Eran cartas muy cariñosas y divertidas, en las que contaba anécdotas familiares, con una letra grande y bella. De vez en cuando le mandaba libros con fotos de sus obras. Y mi papá a su vez le hacía llegar recortes de las notas de diarios y revistas de Argentina en las que él aparecía.

Ese primer contacto con él sirvió para darme cuenta que el Pelli que mostraban las entrevistas (risueño, afable, de mirada de niño) era el Pelli real.

Mi padre lo recuerda como un amigo leal y divertido. Siempre nos contaba que no era bueno para los deportes, pero su inteligencia era claramente superior. En la primaria, en la secundaria, en los juegos de “naipes” (como les llamaban), César era por lejos el que brillaba.

A los 16 años terminó el secundario y no tenía mucha idea qué estudiar. Eligió Arquitectura porque le gustaba mucho dibujar y le apasionaba la historia. Siempre dijo que el cuerpo de profesores de la Facultad de Arquitectura de Tucumán, en la época en que él estudió (entre 1945 y 1949) era excepcional. Y que había tenido la suerte de ganar una beca y estudiar con algunos de los arquitectos más brillantes de EEUU.

Y ahí estaba, en mi casa, sonriente, siempre sonriente. Cada vez que terminaba una oración, su boca se abría en una ancha sonrisa. Contaba anécdotas simples y graciosas de su niñez en Tucumán que invariablemente terminaban en una carcajada suya, como riéndose para adentro. Como la vez que subieron  la Sierra del Aconquija con mi papá y llego un momento que no podían subir ni bajar. Y que mi papa lo había “salvado”. Todavía no me explico cómo, ya que Pelli le llevaba más de 30 cm de altura. O aquella vez que decidieron irse caminando muy temprano desde San Miguel a Graneros (120 kilómetros) siguiendo la vía del tren y sin avisar a nadie. Un camionero los levantó por la tarde cuando ya las familias de los dos habían empezado una búsqueda desesperada.

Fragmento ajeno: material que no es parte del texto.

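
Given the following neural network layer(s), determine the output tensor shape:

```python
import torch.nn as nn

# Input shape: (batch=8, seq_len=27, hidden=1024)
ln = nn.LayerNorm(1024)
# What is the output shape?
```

Input: (8, 27, 1024) -> Output: (8, 27, 1024)

Answer: (8, 27, 1024)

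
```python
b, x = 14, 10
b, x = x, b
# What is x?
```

Trace:
`b, x = 14, 10` → b = 14; x = 10
`b, x = x, b` → b = 10; x = 14
So x = 14

Answer: 14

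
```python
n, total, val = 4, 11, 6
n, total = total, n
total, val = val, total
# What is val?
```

Trace:
`n, total, val = 4, 11, 6` → n = 4; total = 11; val = 6
`n, total = total, n` → n = 11; total = 4
`total, val = val, total` → total = 6; val = 4
So val = 4

Answer: 4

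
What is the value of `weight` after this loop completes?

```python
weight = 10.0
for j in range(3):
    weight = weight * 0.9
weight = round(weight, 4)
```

Exponential decay: 10.0 * 0.9^3
`weight` takes the values: 10.0 → 9.0 → 8.1 → 7.29

Answer: 7.29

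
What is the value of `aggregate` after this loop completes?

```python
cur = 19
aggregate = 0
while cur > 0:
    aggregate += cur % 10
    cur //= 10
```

Sum digits of 19
`aggregate` takes the values: 0 → 9 → 10

Answer: 10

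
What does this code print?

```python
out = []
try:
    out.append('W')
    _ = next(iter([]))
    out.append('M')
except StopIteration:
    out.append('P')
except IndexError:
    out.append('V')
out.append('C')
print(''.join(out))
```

Execution trace: 'W' (try body) → 'P' (except StopIteration) → 'C' (after the try/except). Output: WPC

Answer: WPC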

Recuerdo esa noche en casa que Pelli, tenía una pequeña cámara de fotos (las fotos de los celulares era todavía muy malas) y sacó muchísimas. Aprovechaba cuando uno estaba distraído y ¡¡¡zas!!! te sacaba una foto. Yo no podía creer que Pelli, el famoso Pelli, me sacaba fotos a mí mientras hacia el asado, o a mis hijos cuando jugaban en la terraza. Esto también era parte de su personalidad humilde.

Después de ese asado, vino muchas veces más a Miami solo para pasar unas horas con mi padre.

Salía el sábado al mediodía de su casa en New Heaven a New York (alrededor de una hora). Allí tomaba un avión a Miami (3 horas) adonde llegaba ya terminando la tarde.
Ese día no lo veíamos. Al otro día yo lo llevaba a mi padre a desayunar al hotel donde se alojaba (habitualmente el Delano en Miami Beach) y desayunaba con ellos. Los dejaba todo el día. Los buscaba por la tarde y lo llevaba al aeropuerto, donde partía y hacía el viaje inverso. Sacando cuentas, estaba fuera de su casa por casi dos días para estar unas horas con papá, a pesar de no haberse visto por más de 60 años.

Recién ahora, y después de leer todo lo que se escribió de él y de escuchar tantas entrevistas, me doy cuenta del privilegio que fue poder pasar esas horas junto a él.

Escuchando los cuentos y anécdotas simples que se contaban con mi padre y verlos reírse como seguramente se habían reído hacía tanto tiempo. Quizás ese era su secreto.

Que nunca dejó de ser niño. Y que en lugar de quedarse en una sobremesa con los “grandes” prefería ir a jugar con un chico a un jueguito de computadora.